A monitoring mechanism to improve the family court’s response to domestic abuse will be piloted next spring, the domestic abuse commissioner and victims commissioner have revealed.
The monitoring mechanism was one of several recommendations made last year by a panel of experts tasked by the government to review how the family courts deal with risk of harm to children and parents in private law children cases involving domestic abuse and other serious offences.
The panel recommended that a national monitoring team should be established within the office of the Domestic Abuse Commissioner to maintain oversight of and report regularly on the family courts’ performance in protecting children and victims from domestic abuse and other risks of harm in private law children’s proceedings.
Today, the commissioners published a report detailing the vision and aims of the new mechanism.
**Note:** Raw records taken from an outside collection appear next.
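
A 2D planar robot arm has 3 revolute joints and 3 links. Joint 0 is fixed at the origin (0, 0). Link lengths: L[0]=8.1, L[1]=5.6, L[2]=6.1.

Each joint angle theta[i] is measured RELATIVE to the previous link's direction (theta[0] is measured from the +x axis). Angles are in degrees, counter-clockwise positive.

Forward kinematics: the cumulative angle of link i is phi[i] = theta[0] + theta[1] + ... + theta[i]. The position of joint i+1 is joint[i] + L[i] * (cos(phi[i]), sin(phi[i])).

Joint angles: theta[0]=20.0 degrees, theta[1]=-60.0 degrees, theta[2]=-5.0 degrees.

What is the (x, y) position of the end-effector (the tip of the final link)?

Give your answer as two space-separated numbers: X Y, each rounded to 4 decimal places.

Answer: 16.2147 -5.1426

Derivation:
joint[0] = (0.0000, 0.0000)  (base)
link 0: phi[0] = 20 = 20 deg
  cos(20 deg) = 0.9397, sin(20 deg) = 0.3420
  joint[1] = (0.0000, 0.0000) + 8.1 * (0.9397, 0.3420) = (0.0000 + 7.6115, 0.0000 + 2.7704) = (7.6115, 2.7704)
link 1: phi[1] = 20 + -60 = -40 deg
  cos(-40 deg) = 0.7660, sin(-40 deg) = -0.6428
  joint[2] = (7.6115, 2.7704) + 5.6 * (0.7660, -0.6428) = (7.6115 + 4.2898, 2.7704 + -3.5996) = (11.9014, -0.8292)
link 2: phi[2] = 20 + -60 + -5 = -45 deg
  cos(-45 deg) = 0.7071, sin(-45 deg) = -0.7071
  joint[3] = (11.9014, -0.8292) + 6.1 * (0.7071, -0.7071) = (11.9014 + 4.3134, -0.8292 + -4.3134) = (16.2147, -5.1426)
End effector: (16.2147, -5.1426)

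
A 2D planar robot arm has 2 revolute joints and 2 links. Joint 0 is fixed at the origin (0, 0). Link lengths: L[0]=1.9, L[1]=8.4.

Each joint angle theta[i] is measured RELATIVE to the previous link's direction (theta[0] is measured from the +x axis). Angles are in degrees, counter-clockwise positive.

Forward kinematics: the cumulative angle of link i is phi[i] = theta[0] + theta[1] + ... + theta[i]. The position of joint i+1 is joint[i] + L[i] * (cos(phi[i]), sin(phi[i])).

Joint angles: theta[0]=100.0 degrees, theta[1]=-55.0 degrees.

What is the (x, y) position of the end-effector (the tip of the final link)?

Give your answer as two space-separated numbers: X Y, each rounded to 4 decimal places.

Answer: 5.6098 7.8108

Derivation:
joint[0] = (0.0000, 0.0000)  (base)
link 0: phi[0] = 100 = 100 deg
  cos(100 deg) = -0.1736, sin(100 deg) = 0.9848
  joint[1] = (0.0000, 0.0000) + 1.9 * (-0.1736, 0.9848) = (0.0000 + -0.3299, 0.0000 + 1.8711) = (-0.3299, 1.8711)
link 1: phi[1] = 100 + -55 = 45 deg
  cos(45 deg) = 0.7071, sin(45 deg) = 0.7071
  joint[2] = (-0.3299, 1.8711) + 8.4 * (0.7071, 0.7071) = (-0.3299 + 5.9397, 1.8711 + 5.9397) = (5.6098, 7.8108)
End effector: (5.6098, 7.8108)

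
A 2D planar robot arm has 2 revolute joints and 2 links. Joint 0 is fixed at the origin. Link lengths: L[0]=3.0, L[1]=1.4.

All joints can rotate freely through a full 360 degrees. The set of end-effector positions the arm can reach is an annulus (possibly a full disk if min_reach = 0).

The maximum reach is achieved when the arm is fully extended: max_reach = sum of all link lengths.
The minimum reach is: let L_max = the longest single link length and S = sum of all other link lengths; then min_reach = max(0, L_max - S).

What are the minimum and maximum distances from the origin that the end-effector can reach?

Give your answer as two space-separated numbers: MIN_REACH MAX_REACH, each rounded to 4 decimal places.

Answer: 1.6000 4.4000

Derivation:
Link lengths: [3.0, 1.4]
max_reach = 3 + 1.4 = 4.4
L_max = max([3.0, 1.4]) = 3
S (sum of others) = 4.4 - 3 = 1.4
min_reach = max(0, 3 - 1.4) = max(0, 1.6) = 1.6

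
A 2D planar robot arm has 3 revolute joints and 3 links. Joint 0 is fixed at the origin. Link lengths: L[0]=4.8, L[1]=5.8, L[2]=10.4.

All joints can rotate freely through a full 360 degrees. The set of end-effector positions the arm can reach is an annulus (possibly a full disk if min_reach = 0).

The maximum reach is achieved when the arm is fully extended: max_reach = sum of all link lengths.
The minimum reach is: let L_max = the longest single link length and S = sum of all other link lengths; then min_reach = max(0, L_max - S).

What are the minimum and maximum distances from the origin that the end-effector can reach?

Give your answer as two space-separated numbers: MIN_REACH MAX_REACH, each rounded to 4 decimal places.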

The report states that the findings from the mechanism will help to ensure the family justice system has a culture of safety and protection from harm, where: children's needs and the impact of domesic abuse are central considerations; survivors feel able to raise domestic abuse; and children and domestic abuse survivors feel listened to and respected.
Aims include increasing transparency and accountability within the family court on how domestic abuse allegations are treated during the court process.
The pilot, which will begin next spring, comprises two parts. A scoping exercise will be conducted to assess what data can be currently collected from various bodies such as HM Courts & Tribunals Service, Cafcass, Ministry of Justice and Legal Aid Agency. There will also be a ‘mixed methods monitoring pilot' across three court areas, culminating in a report after one year to include the design of a framework for longer-term monitoring nationally.
Priority monitoring areas include legal representation, pathways into court and how proceedings are conducted.